If the military embraces the latest developments in neuroscience, soldiers could have their minds directly plugged into weapons systems, undergo brain scans during recruitment, and use neural stimulation to boost learning. These scenarios were described in a report by the Royal Society, which also highlights the legal and ethical concerns that such innovations will bring forth.
The authors also anticipate the creation of new designer drugs that boost performance, make captives more talkative, and plunge enemy troops into slumber. They even argue that hostile uses of neuroscience are more likely, since scientists remain oblivious to the consequences of their research.
Transcranial direct current stimulation (tDCS) can already improve people’s performance in some tasks.

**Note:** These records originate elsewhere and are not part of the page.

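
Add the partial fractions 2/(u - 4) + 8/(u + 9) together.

Common denominator (u - 4)(u + 9). Numerator: 2(u + 9) + 8(u - 4) = (2u + 18) + (8u - 32) = 10u - 14
Result: (10u - 14)/[(u - 4)(u + 9)]


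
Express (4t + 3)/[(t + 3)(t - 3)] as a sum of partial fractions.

At t=-3: α = (4·(-3) + 3)/(-3 - 3) = 3/2. At t=3: β = (4·3 + 3)/(3 + 3) = 5/2
Result: (3/2)/(t + 3) + (5/2)/(t - 3)


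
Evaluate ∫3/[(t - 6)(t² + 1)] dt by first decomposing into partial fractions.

Cover-up at t=6: P = 3/(6²+1) = 3/37. Coeff matching: Q = -3/37, R = -18/37. Decomposition: (3/37)/(t - 6) - ((3/37)t + 18/37)/(t² + 1). Integrate: linear → ln, quadratic → (1/2)ln + arctan: (3/37) ln|(t - 6)| - (3/74) ln(t² + 1) - (18/37) arctan(t) + C


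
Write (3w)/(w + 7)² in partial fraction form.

(3w) = A(w + 7) + B. At w = -7: B = 3·(-7) + 0 = -21. Coeff of w: A = 3
Result: 3/(w + 7) - 21/(w + 7)²


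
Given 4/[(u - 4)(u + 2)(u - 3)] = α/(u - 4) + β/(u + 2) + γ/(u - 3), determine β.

Cover-up at u = -2: β = 4/[(-2 - 4)(-2 - 3)] = 4/[(-6)(-5)] = 4/30 = 2/15


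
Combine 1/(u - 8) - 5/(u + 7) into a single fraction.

Common denominator (u - 8)(u + 7). Numerator: 1(u + 7) - 5(u - 8) = (u + 7) - (5u - 40) = -4u + 47
Result: (-4u + 47)/[(u - 8)(u + 7)]


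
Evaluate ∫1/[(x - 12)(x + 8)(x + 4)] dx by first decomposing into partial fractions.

Cover-up: P = 1/320, Q = 1/80, R = -1/64. Decomposition: (1/320)/(x - 12) + (1/80)/(x + 8) - (1/64)/(x + 4). Integrate each term: (1/320) ln|(x - 12)| + (1/80) ln|(x + 8)| - (1/64) ln|(x + 4)| + C


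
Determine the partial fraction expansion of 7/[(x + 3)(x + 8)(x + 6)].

Using cover-up method: P = 7/15, Q = 7/10, R = -7/6
Result: (7/15)/(x + 3) + (7/10)/(x + 8) - (7/6)/(x + 6)


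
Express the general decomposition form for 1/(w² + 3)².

Repeated quadratic factor: (Pw + Q)/(w² + 3) + (Rw + S)/(w² + 3)²


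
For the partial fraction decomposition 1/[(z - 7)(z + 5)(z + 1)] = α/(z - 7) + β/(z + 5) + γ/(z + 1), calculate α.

Cover-up at z = 7: α = 1/[(7 + 5)(7 + 1)] = 1/[(12)(8)] = 1/96


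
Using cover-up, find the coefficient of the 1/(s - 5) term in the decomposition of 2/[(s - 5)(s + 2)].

Cover (s - 5), set s=5: 2/((s + 2) at s=5) = 2/(7) = 2/7


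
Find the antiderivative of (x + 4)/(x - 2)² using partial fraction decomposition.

Decompose: P = 1, Q = 1·2 + 4 = 6, so (x + 4)/(x - 2)² = 1/(x - 2) + 6/(x - 2)². Integrate: ∫ P/(x - 2) dx = ln|(x - 2)|; ∫ Q/(x - 2)² dx = -6/(x - 2). Sum: ln|(x - 2)| - 6/(x - 2) + C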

US neuroscientists are trying to improve people’s ability to spot improvised explosive devices (IEDs), snipers, and other hidden threats in virtual reality training using tDCS. Those that used tDCS responded almost twice as fast as the ones that didn’t.
Brain-machine interfaces (BMIs) will allow people to connect their brains directly into drones and weapons systems. This comes out of work that has enabled people to control computer cursors and artificial brains through BMIs that read their brain signals.
Using EEGs coupled with a system called neurofeedback, people can learn how to control brainwaves and improve their skills. It’s already been shown to improve training in golfers and archers.